Confluent Kafka S3 sink connector throws `java.lang.NoClassDefFoundError: com/google/common/base/Preconditions` when using Parquet format
Confluent Kafka S3 sink connector throws `java.lang.NoClassDefFoundError: com/google/common/base/Preconditions` when using Parquet format
使用 Confluent S3 接收器连接器时,出现以下错误:
[2021-08-08 02:25:15,588] ERROR WorkerSinkTask{id=s3-test-0} Task threw an uncaught and unrecoverable exception.

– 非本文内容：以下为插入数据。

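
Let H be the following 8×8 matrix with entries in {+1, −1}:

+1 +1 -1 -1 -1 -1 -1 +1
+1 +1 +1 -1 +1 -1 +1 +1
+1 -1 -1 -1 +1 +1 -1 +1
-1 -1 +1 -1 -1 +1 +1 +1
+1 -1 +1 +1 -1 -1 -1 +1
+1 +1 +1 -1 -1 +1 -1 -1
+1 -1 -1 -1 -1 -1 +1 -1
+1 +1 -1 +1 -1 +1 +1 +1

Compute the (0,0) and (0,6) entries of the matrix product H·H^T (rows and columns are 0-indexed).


Row 0 of H: [1, 1, -1, -1, -1, -1, -1, 1].
Row 6 of H: [1, -1, -1, -1, -1, -1, 1, -1].
(H·H^T)[0][0] = Σ_j H[0][j]·H[0][j] = (1)² + (1)² + (-1)² + (-1)² + (-1)² + (-1)² + (-1)² + (1)² = 1 + 1 + 1 + 1 + 1 + 1 + 1 + 1 = 8.
(H·H^T)[0][6] = Σ_j H[0][j]·H[6][j] = (1)·(1) + (1)·(-1) + (-1)·(-1) + (-1)·(-1) + (-1)·(-1) + (-1)·(-1) + (-1)·(1) + (1)·(-1) = 1 + -1 + 1 + 1 + 1 + 1 + -1 + -1 = 2.
Rows 0 and 6 are not orthogonal (dot product = 2 ≠ 0), so H is not a Hadamard matrix.

(0,0) entry = 8; (0,6) entry = 2.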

Task is being killed and will not recover unt
il manually restarted. Error: com/google/common/base/Preconditions (org.apache.kafka.connect.runtime.WorkerSinkTask:607)
java.lang.NoClassDefFoundError: com/google/common/base/Preconditions
at org.apache.hadoop.conf.Configuration$DeprecationDelta.<init>(Configuration.java:379)
at org.apache.hadoop.conf.Configuration$DeprecationDelta.<init>(Configuration.java:392)
at org.apache.hadoop.conf.Configuration.<clinit>(Configuration.java:474)
at org.apache.parquet.hadoop.ParquetWriter$Builder.<init>(ParquetWriter.java:345)
at org.apache.parquet.avro.AvroParquetWriter$Builder.<init>(AvroParquetWriter.java:162)
at org.apache.parquet.avro.AvroParquetWriter$Builder.<init>(AvroParquetWriter.java:153)
at org.apache.parquet.avro.AvroParquetWriter.builder(AvroParquetWriter.java:43)
at io.confluent.connect.s3.format.parquet.ParquetRecordWriterProvider.write(ParquetRecordWriterProvider.java:79)
at io.confluent.connect.s3.format.KeyValueHeaderRecordWriterProvider.write(KeyValueHeaderRecordWriterProvider.java:105)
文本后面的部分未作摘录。